Haggard’s version of spewing is manifest in clips from a 2005 megachurch performance (Pelosi filmed Haggard for her documentary, Friends of God). Inserted before and after his present lamentations, the bits show him seeming smug and hateful (a joke about being mistaken for gay) as well as gaudily rapturous (he proclaims for his thousands of congregants, their hands raised as he has instructed them, “Everybody repeat after me: God is a good God! And the devil is a bad devil! No devil and yes God!”). But as these olden-days scenes are intercut with Haggard’s current lamentations, the film makes its own points. When he says now, “So at this stage in my life, I’m a loser, a first class loser,” the scene cuts to the 2005 Ted Haggard proclaiming, “We can walk in the joy God has for us.”

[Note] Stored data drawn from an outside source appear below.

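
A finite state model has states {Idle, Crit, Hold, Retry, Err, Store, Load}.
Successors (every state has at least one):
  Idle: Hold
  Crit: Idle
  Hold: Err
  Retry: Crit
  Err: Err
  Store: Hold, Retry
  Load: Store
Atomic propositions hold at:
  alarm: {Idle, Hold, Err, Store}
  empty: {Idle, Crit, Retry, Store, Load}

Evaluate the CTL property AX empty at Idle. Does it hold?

Sat(AX empty) = {s : every successor in {Idle, Crit, Retry, Store, Load}} = {Crit, Retry, Load}
Idle ∉ Sat(AX empty) = {Crit, Retry, Load}, so the formula does not hold at Idle.

No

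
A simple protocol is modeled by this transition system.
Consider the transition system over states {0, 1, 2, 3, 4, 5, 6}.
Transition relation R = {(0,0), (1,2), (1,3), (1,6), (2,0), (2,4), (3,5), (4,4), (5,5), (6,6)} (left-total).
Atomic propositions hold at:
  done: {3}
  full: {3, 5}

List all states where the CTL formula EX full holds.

{1, 3, 5}

Sat(EX full) = {s : some successor in {3, 5}} = {1, 3, 5}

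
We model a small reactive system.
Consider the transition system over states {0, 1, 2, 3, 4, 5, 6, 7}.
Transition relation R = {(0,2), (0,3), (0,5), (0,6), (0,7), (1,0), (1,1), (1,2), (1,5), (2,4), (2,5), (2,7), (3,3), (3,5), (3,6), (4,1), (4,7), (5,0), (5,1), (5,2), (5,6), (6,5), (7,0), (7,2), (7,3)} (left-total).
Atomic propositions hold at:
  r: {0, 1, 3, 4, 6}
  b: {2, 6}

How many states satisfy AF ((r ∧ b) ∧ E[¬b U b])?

1

Sat(r ∧ b) = {6}
Sat(¬b) = {0, 1, 3, 4, 5, 7}
E[¬b U b]: least fixpoint, start Z0 = Sat(b) = {2, 6}, add states in Sat(¬b) with some successor in Z. Z1 = {0, 1, 2, 3, 5, 6, 7}; Z2 = {0, 1, 2, 3, 4, 5, 6, 7}; fixed.
Sat(E[¬b U b]) = {0, 1, 2, 3, 4, 5, 6, 7}
Sat((r ∧ b) ∧ E[¬b U b]) = {6}
AF ((r ∧ b) ∧ E[¬b U b]): least fixpoint, start Z0 = {6}, add states with every successor in Z. Already a fixed point.
Sat(AF ((r ∧ b) ∧ E[¬b U b])) = {6}
|Sat(AF ((r ∧ b) ∧ E[¬b U b]))| = |{6}| = 1.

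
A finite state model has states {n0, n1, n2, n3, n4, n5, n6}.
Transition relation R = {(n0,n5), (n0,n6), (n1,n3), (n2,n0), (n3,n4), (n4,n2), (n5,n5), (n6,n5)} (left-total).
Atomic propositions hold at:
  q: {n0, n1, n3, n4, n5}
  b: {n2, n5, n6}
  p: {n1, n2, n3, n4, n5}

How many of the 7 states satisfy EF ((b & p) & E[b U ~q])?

Sat(b & p) = {n2, n5}
Sat(~q) = {n2, n6}
E[b U ~q]: least fixpoint, start Z0 = Sat(~q) = {n2, n6}, add states in Sat(b) with some successor in Z. Already a fixed point.
Sat(E[b U ~q]) = {n2, n6}
Sat((b & p) & E[b U ~q]) = {n2}
EF ((b & p) & E[b U ~q]): least fixpoint, start Z0 = {n2}, add states with some successor in Z. Z1 = {n2, n4}; Z2 = {n2, n3, n4}; Z3 = {n1, n2, n3, n4}; fixed.
Sat(EF ((b & p) & E[b U ~q])) = {n1, n2, n3, n4}
|Sat(EF ((b & p) & E[b U ~q]))| = |{n1, n2, n3, n4}| = 4.

4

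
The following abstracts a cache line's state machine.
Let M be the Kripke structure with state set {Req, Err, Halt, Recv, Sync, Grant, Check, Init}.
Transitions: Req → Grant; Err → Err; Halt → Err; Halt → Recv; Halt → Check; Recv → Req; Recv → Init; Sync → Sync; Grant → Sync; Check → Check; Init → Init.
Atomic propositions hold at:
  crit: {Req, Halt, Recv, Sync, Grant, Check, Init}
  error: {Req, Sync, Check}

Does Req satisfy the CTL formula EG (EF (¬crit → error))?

Sat(¬crit) = {Err}
Sat(¬crit → error) = {Req, Halt, Recv, Sync, Grant, Check, Init}
EF (¬crit → error): least fixpoint, start Z0 = {Req, Halt, Recv, Sync, Grant, Check, Init}, add states with some successor in Z. Already a fixed point.
Sat(EF (¬crit → error)) = {Req, Halt, Recv, Sync, Grant, Check, Init}
EG (EF (¬crit → error)): greatest fixpoint, start Z0 = {Req, Halt, Recv, Sync, Grant, Check, Init}, keep only states in Sat with some successor in Z. Already a fixed point.
Sat(EG (EF (¬crit → error))) = {Req, Halt, Recv, Sync, Grant, Check, Init}
Req ∈ Sat(EG (EF (¬crit → error))) = {Req, Halt, Recv, Sync, Grant, Check, Init}, so the formula holds at Req.

Yes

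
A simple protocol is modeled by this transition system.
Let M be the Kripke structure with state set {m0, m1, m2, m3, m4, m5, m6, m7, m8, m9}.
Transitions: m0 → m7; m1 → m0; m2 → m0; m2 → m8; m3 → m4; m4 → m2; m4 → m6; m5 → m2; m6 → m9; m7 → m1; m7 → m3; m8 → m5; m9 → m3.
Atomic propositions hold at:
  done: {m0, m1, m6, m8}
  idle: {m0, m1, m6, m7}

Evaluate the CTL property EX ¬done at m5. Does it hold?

Sat(¬done) = {m2, m3, m4, m5, m7, m9}
Sat(EX ¬done) = {s : some successor in {m2, m3, m4, m5, m7, m9}} = {m0, m3, m4, m5, m6, m7, m8, m9}
m5 ∈ Sat(EX ¬done) = {m0, m3, m4, m5, m6, m7, m8, m9}, so the formula holds at m5.

Yes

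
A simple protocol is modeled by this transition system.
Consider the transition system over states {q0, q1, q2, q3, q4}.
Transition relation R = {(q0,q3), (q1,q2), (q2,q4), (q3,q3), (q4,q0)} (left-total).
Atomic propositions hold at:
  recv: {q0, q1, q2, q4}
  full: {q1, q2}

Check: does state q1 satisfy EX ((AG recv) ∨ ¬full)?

No

AG recv: greatest fixpoint, start Z0 = {q0, q1, q2, q4}, keep only states in Sat with every successor in Z. Z1 = {q1, q2, q4}; Z2 = {q1, q2}; Z3 = {q1}; Z4 = ∅; fixed.
Sat(AG recv) = ∅
Sat(¬full) = {q0, q3, q4}
Sat((AG recv) ∨ ¬full) = {q0, q3, q4}
Sat(EX ((AG recv) ∨ ¬full)) = {s : some successor in {q0, q3, q4}} = {q0, q2, q3, q4}
q1 ∉ Sat(EX ((AG recv) ∨ ¬full)) = {q0, q2, q3, q4}, so the formula does not hold at q1.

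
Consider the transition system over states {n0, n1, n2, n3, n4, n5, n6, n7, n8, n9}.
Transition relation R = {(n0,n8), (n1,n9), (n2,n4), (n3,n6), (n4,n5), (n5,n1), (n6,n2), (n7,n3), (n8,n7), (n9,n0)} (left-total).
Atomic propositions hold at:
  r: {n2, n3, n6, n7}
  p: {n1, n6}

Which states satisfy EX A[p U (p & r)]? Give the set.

Sat(p & r) = {n6}
A[p U (p & r)]: least fixpoint, start Z0 = Sat((p & r)) = {n6}, add states in Sat(p) with every successor in Z. Already a fixed point.
Sat(A[p U (p & r)]) = {n6}
Sat(EX A[p U (p & r)]) = {s : some successor in {n6}} = {n3}

{n3}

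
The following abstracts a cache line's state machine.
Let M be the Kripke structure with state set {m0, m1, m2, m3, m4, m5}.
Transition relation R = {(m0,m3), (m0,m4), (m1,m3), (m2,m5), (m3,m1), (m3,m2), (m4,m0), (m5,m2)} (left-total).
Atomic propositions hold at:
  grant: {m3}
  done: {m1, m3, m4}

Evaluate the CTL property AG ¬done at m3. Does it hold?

Sat(¬done) = {m0, m2, m5}
AG ¬done: greatest fixpoint, start Z0 = {m0, m2, m5}, keep only states in Sat with every successor in Z. Z1 = {m2, m5}; fixed.
Sat(AG ¬done) = {m2, m5}
m3 ∉ Sat(AG ¬done) = {m2, m5}, so the formula does not hold at m3.

No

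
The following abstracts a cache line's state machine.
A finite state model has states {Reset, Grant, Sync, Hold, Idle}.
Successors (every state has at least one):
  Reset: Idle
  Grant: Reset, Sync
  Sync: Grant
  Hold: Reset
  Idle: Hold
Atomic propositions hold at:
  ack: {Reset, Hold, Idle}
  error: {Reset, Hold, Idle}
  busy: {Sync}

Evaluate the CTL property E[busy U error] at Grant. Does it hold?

E[busy U error]: least fixpoint, start Z0 = Sat(error) = {Reset, Hold, Idle}, add states in Sat(busy) with some successor in Z. Already a fixed point.
Sat(E[busy U error]) = {Reset, Hold, Idle}
Grant ∉ Sat(E[busy U error]) = {Reset, Hold, Idle}, so the formula does not hold at Grant.

No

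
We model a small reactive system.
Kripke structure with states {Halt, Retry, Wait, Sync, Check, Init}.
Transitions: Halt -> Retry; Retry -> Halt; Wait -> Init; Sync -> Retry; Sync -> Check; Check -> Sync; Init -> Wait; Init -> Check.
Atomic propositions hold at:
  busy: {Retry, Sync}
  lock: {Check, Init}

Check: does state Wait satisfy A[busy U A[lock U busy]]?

No

A[lock U busy]: least fixpoint, start Z0 = Sat(busy) = {Retry, Sync}, add states in Sat(lock) with every successor in Z. Z1 = {Retry, Sync, Check}; fixed.
Sat(A[lock U busy]) = {Retry, Sync, Check}
A[busy U A[lock U busy]]: least fixpoint, start Z0 = Sat(A[lock U busy]) = {Retry, Sync, Check}, add states in Sat(busy) with every successor in Z. Already a fixed point.
Sat(A[busy U A[lock U busy]]) = {Retry, Sync, Check}
Wait ∉ Sat(A[busy U A[lock U busy]]) = {Retry, Sync, Check}, so the formula does not hold at Wait.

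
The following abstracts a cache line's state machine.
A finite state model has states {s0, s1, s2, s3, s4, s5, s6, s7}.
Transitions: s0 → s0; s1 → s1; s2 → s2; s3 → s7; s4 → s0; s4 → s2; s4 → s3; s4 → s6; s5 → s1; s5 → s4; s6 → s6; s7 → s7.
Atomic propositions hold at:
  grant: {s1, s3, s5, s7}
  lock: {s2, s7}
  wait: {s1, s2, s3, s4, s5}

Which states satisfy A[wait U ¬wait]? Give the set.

{s0, s3, s6, s7}

Sat(¬wait) = {s0, s6, s7}
A[wait U ¬wait]: least fixpoint, start Z0 = Sat(¬wait) = {s0, s6, s7}, add states in Sat(wait) with every successor in Z. Z1 = {s0, s3, s6, s7}; fixed.
Sat(A[wait U ¬wait]) = {s0, s3, s6, s7}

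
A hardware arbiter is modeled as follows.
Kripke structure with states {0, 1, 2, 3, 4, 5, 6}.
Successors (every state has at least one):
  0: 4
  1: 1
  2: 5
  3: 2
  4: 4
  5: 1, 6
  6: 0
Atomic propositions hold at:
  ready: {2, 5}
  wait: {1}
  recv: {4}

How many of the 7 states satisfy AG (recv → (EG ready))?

1

EG ready: greatest fixpoint, start Z0 = {2, 5}, keep only states in Sat with some successor in Z. Z1 = {2}; Z2 = ∅; fixed.
Sat(EG ready) = ∅
Sat(recv → (EG ready)) = {0, 1, 2, 3, 5, 6}
AG (recv → (EG ready)): greatest fixpoint, start Z0 = {0, 1, 2, 3, 5, 6}, keep only states in Sat with every successor in Z. Z1 = {1, 2, 3, 5, 6}; Z2 = {1, 2, 3, 5}; Z3 = {1, 2, 3}; Z4 = {1, 3}; Z5 = {1}; fixed.
Sat(AG (recv → (EG ready))) = {1}
|Sat(AG (recv → (EG ready)))| = |{1}| = 1.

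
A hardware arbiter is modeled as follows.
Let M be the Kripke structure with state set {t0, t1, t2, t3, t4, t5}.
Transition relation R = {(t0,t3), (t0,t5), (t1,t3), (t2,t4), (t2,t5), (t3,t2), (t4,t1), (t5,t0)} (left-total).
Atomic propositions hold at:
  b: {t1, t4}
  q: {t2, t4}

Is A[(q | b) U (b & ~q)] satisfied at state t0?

Sat(q | b) = {t1, t2, t4}
Sat(~q) = {t0, t1, t3, t5}
Sat(b & ~q) = {t1}
A[(q | b) U (b & ~q)]: least fixpoint, start Z0 = Sat((b & ~q)) = {t1}, add states in Sat(q | b) with every successor in Z. Z1 = {t1, t4}; fixed.
Sat(A[(q | b) U (b & ~q)]) = {t1, t4}
t0 ∉ Sat(A[(q | b) U (b & ~q)]) = {t1, t4}, so the formula does not hold at t0.

No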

Aside from suggesting his loss of performative spiritual footing, such juxtapositions underscore Haggard’s fall from commercial grace. They also corroborate his assessment that “Churches are not just spiritual bodies, they are corporations, they are businesses.” When Pelosi notes, “And you were bad for business,” he agrees, then adds, “I think if they would have been chess players instead of checkers players, they would have realized I am their business. Somebody struggling with sin is the purpose that the church is on earth.”

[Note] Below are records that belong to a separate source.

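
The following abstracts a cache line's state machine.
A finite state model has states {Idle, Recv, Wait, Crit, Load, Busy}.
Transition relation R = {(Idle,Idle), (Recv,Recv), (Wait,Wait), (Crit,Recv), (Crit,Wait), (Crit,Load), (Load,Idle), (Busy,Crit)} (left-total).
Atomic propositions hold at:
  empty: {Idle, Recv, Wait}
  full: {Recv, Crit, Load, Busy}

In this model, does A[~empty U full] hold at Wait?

Sat(~empty) = {Crit, Load, Busy}
A[~empty U full]: least fixpoint, start Z0 = Sat(full) = {Recv, Crit, Load, Busy}, add states in Sat(~empty) with every successor in Z. Already a fixed point.
Sat(A[~empty U full]) = {Recv, Crit, Load, Busy}
Wait ∉ Sat(A[~empty U full]) = {Recv, Crit, Load, Busy}, so the formula does not hold at Wait.

No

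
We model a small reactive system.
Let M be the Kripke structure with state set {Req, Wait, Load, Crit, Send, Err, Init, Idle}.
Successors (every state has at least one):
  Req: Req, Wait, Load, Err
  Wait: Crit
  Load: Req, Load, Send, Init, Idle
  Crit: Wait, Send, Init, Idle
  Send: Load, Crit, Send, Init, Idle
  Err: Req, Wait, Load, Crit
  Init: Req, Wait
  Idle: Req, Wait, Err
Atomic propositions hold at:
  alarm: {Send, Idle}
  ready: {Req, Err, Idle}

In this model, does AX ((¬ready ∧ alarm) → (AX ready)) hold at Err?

Yes

Sat(¬ready) = {Wait, Load, Crit, Send, Init}
Sat(¬ready ∧ alarm) = {Send}
Sat(AX ready) = {s : every successor in {Req, Err, Idle}} = ∅
Sat((¬ready ∧ alarm) → (AX ready)) = {Req, Wait, Load, Crit, Err, Init, Idle}
Sat(AX ((¬ready ∧ alarm) → (AX ready))) = {s : every successor in {Req, Wait, Load, Crit, Err, Init, Idle}} = {Req, Wait, Err, Init, Idle}
Err ∈ Sat(AX ((¬ready ∧ alarm) → (AX ready))) = {Req, Wait, Err, Init, Idle}, so the formula holds at Err.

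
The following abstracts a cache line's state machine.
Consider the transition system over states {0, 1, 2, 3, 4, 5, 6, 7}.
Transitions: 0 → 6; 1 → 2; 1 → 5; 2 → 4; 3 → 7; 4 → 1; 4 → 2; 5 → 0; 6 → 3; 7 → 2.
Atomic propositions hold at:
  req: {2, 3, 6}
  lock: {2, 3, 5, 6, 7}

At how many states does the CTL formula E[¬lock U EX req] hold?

5

Sat(¬lock) = {0, 1, 4}
Sat(EX req) = {s : some successor in {2, 3, 6}} = {0, 1, 4, 6, 7}
E[¬lock U EX req]: least fixpoint, start Z0 = Sat(EX req) = {0, 1, 4, 6, 7}, add states in Sat(¬lock) with some successor in Z. Already a fixed point.
Sat(E[¬lock U EX req]) = {0, 1, 4, 6, 7}
|Sat(E[¬lock U EX req])| = |{0, 1, 4, 6, 7}| = 5.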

His struggle remains unresolved in Trials, on multiple levels. Even as the film appears “sympathetic” toward Haggard, it never adopts his worldview. Sometimes, it offers overt challenges, joking, as when Haggard emerges from a 2005 area show, giddy: “The stadium’s full of men who want to live a better life and be better with their wives and all that kind of thing,” he gushes.” From out of frame, Pelosi laughs, “Praise the Lord and pass the testosterone!” He nods, not so giddy.

Haggard today is in constant motion: driving his U-Haul, pacing the desert, traipsing through a neighborhood with promotional door-hangers in yet another effort to make money. The movement suggests he’s going forward, toward a new sense of himself. “I am a deceiver and a liar,” he says more than once, “There is a part of my life that is so repulsive and abhorrent that I’ve been warring against it my whole adult life.” The logic seems to be that in making this war public, Haggard might be forgiven. But this forgiveness is hard to come by. Even as he reads passages from his bible extolling the virtues of mercy, his former associates insist he stay out of Colorado (the precise purpose of this punishment is not clear).

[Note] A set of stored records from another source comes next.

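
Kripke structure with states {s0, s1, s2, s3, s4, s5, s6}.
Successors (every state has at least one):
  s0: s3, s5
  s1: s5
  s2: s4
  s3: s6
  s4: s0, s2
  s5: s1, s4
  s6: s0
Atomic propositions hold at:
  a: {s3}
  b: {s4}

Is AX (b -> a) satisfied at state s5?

Sat(b -> a) = {s0, s1, s2, s3, s5, s6}
Sat(AX (b -> a)) = {s : every successor in {s0, s1, s2, s3, s5, s6}} = {s0, s1, s3, s4, s6}
s5 ∉ Sat(AX (b -> a)) = {s0, s1, s3, s4, s6}, so the formula does not hold at s5.

No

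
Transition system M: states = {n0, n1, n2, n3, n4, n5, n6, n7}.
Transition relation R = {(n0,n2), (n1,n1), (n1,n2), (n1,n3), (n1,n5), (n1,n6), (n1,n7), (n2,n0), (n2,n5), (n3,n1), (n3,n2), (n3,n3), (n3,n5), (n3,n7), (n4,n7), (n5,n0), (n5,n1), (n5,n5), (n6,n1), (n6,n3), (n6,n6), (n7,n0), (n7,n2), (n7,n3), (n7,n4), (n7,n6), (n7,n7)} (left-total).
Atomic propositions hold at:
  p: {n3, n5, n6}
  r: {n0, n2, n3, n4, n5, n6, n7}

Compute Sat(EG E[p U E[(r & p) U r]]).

{n0, n2, n3, n4, n5, n6, n7}

Sat(r & p) = {n3, n5, n6}
E[(r & p) U r]: least fixpoint, start Z0 = Sat(r) = {n0, n2, n3, n4, n5, n6, n7}, add states in Sat(r & p) with some successor in Z. Already a fixed point.
Sat(E[(r & p) U r]) = {n0, n2, n3, n4, n5, n6, n7}
E[p U E[(r & p) U r]]: least fixpoint, start Z0 = Sat(E[(r & p) U r]) = {n0, n2, n3, n4, n5, n6, n7}, add states in Sat(p) with some successor in Z. Already a fixed point.
Sat(E[p U E[(r & p) U r]]) = {n0, n2, n3, n4, n5, n6, n7}
EG E[p U E[(r & p) U r]]: greatest fixpoint, start Z0 = {n0, n2, n3, n4, n5, n6, n7}, keep only states in Sat with some successor in Z. Already a fixed point.
Sat(EG E[p U E[(r & p) U r]]) = {n0, n2, n3, n4, n5, n6, n7}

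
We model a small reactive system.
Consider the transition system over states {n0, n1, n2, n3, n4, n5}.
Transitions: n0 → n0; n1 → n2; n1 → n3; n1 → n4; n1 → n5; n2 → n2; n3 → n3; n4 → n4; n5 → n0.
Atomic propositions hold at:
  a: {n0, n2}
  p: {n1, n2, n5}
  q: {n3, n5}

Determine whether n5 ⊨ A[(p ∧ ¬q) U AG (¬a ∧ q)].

Sat(¬q) = {n0, n1, n2, n4}
Sat(p ∧ ¬q) = {n1, n2}
Sat(¬a) = {n1, n3, n4, n5}
Sat(¬a ∧ q) = {n3, n5}
AG (¬a ∧ q): greatest fixpoint, start Z0 = {n3, n5}, keep only states in Sat with every successor in Z. Z1 = {n3}; fixed.
Sat(AG (¬a ∧ q)) = {n3}
A[(p ∧ ¬q) U AG (¬a ∧ q)]: least fixpoint, start Z0 = Sat(AG (¬a ∧ q)) = {n3}, add states in Sat(p ∧ ¬q) with every successor in Z. Already a fixed point.
Sat(A[(p ∧ ¬q) U AG (¬a ∧ q)]) = {n3}
n5 ∉ Sat(A[(p ∧ ¬q) U AG (¬a ∧ q)]) = {n3}, so the formula does not hold at n5.

No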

His castigation is extended into what Haggard calls “the secular world” as he is unable to find employment: on his way to an interview at the University of Phoenix, where he hopes to find work as an internet consultant, he asserts he has a good chance of being hired. That is, unless his prospective employers do some research: “If they don’t google me,” he smiles, “I’ll get the job. If they google me, you would think I was Adolph Hitler or Idi Amin.” Pelosi adds, “Or worse, gay.” He nods. “That’s worse in some circles.” These circles still hold sway for Haggard, though he has undergone therapy during his “restoration.” “I had to analyze myself,” he says, Pelosi’s camera watching from a low, wide angle. “Am I a heterosexual? A homosexual? Gay? Straight? Bisexual? What are you, Ted Haggard?”

Repeatedly exhibiting his great, if odd, camera-ready charisma, Haggard nonetheless bemoans what he calls “the media,” apparently excluding present company. “Anything that’s in the media becomes bigger than life,” he says, “If I do anything that raises my head above way below the norm, then the media acts like it’s a big deal.” But this “norm” is elusive. As much as social policing mechanisms like the church or the media try to define it, daily experience undermines it.

During one especially weird scene, Haggard lies in his hotel room bed, his cell phone (from which he has just read a bible verse) beside him and the camera close. “I’m not mentally ill,” he says, “However, I did have some things in my mind from childhood that were extremely powerful.” From under the covers, in his underwear and ready for sleep, he looks both vulnerable, sincere, and utterly clueless, performing again for another camera. “But now I know, I’m healthy enough that I can make a choice.” Though he says he chooses not to be “a man of disrepute,” Trials suggests this is not his choice to make.